By the way, in the jargon of the State Department, travel alerts are defined as follows. “Travel Alerts are issued to disseminate information about short-term conditions that pose significant risks to U.S. Citizens. Natural disasters, terrorist attacks, coups, anniversaries of terrorist events, election-related demonstrations or violence, and high-profile events such as international conferences or regional sports events are examples of conditions that might generate a Travel Alert.” Travel Alerts, such as the one just issued for Europe do not mean that the government will prohibit you from traveling to a location, only that it wants to inform you of potential risks that may exist at the location.
The State Department, also, issues another, more severe form of advisory called a Travel Warning when they want you to consider very carefully whether you should go to a country at all. At this time, they have not issued a Travel Warning for Europe.
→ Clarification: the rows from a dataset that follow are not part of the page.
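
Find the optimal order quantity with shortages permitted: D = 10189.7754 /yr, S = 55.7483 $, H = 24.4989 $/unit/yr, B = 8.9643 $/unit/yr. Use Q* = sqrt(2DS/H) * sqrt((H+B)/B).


sqrt(2DS/H) = 215.3475
sqrt((H+B)/B) = 1.9321
Q* = 215.3475 * 1.9321 = 416.0690

416.0690 units


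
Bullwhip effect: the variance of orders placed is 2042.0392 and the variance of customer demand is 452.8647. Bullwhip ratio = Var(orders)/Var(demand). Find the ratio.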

As we have noted previously, terrorism is a fact of modern life that each of us has to decide how we will deal with. Some will plan their vacations and have a wonderful time while abroad. Others will be nervous wrecks while traveling and not enjoy their trip. Still others will decide to delay travel until sometime in the future when they feel more comfortable with the terrorism situation. The reality is that each of these choices are appropriate for various individuals and this leads to the conclusion that you, as an individual, must evaluate the risk of travel against the rewards and decide to travel or not based on your values and intuition.
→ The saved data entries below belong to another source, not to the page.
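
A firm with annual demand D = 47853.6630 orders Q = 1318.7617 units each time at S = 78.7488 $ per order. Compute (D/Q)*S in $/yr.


Number of orders = D/Q = 36.2868
Cost = 36.2868 * 78.7488 = 2857.5432

2857.5432 $/yr


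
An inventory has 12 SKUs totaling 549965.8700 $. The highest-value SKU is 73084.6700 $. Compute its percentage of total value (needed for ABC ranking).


Top item = 73084.6700
Total = 549965.8700
Percentage = 73084.6700 / 549965.8700 * 100 = 13.2889

13.2889%


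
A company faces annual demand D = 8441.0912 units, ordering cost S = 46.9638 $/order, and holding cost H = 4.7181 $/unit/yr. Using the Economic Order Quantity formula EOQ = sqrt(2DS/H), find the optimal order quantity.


2*D*S = 2 * 8441.0912 * 46.9638 = 792851.4378
2*D*S/H = 168044.6446
EOQ = sqrt(168044.6446) = 409.9325

409.9325 units


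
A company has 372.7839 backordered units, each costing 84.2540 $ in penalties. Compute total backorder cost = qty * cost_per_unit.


Total = 372.7839 * 84.2540 = 31408.5347

31408.5347 $


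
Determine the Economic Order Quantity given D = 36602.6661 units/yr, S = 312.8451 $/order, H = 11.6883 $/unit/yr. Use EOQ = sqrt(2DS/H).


2*D*S = 2 * 36602.6661 * 312.8451 = 22901929.4726
2*D*S/H = 1959389.2587
EOQ = sqrt(1959389.2587) = 1399.7819

1399.7819 units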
Our role is to attempt to provide you with the information that might help you make your travel decision. Below, we present the complete text of the State Department Travel Alert on Europe.
U.S. DEPARTMENT OF STATE
Bureau of Consular Affairs
October 3, 2010
The State Department alerts U.S. citizens to the potential for terrorist attacks in Europe. Current information suggests that al-Qa’ida and affiliated organizations continue to plan terrorist attacks. European governments have taken action to guard against a terrorist attack and some have spoken publicly about the heightened threat conditions.
Terrorists may elect to use a variety of means and weapons and target both official and private interests. U.S. citizens are reminded of the potential for terrorists to attack public transportation systems and other tourist infrastructure. Terrorists have targeted and attacked subway and rail systems, as well as aviation and maritime services. U.S. citizens should take every precaution to be aware of their surroundings and to adopt appropriate safety measures to protect themselves when traveling.
We continue to work closely with our European allies on the threat from international terrorism, including al-Qa’ida. Information is routinely shared between the U.S. and our key partners in order to disrupt terrorist plotting, identify and take action against potential operatives, and strengthen our defenses against potential threats.
We recommend U.S. citizens register their travel plans with the Consular Section of the U.S. Embassy through the State Department’s travel registration website. Travelers may obtain up-to-date information on security conditions by calling 1-888-407-4747 toll-free in the U.S. and Canada, or on a regular toll line at 1-202-501-4444 from elsewhere in the world.
For information on general crime and security issues, U.S. citizens should also consult the Department of State’s Country-Specific Information as well as the Worldwide Caution, which can be found on the Bureau of Consular Affairs website. For further information on safety tips while traveling abroad, U.S. citizens should also consult the following website: http://travel.state.gov/travel/tips/tips_1232.html
This Travel Alert expires on January 31, 2011.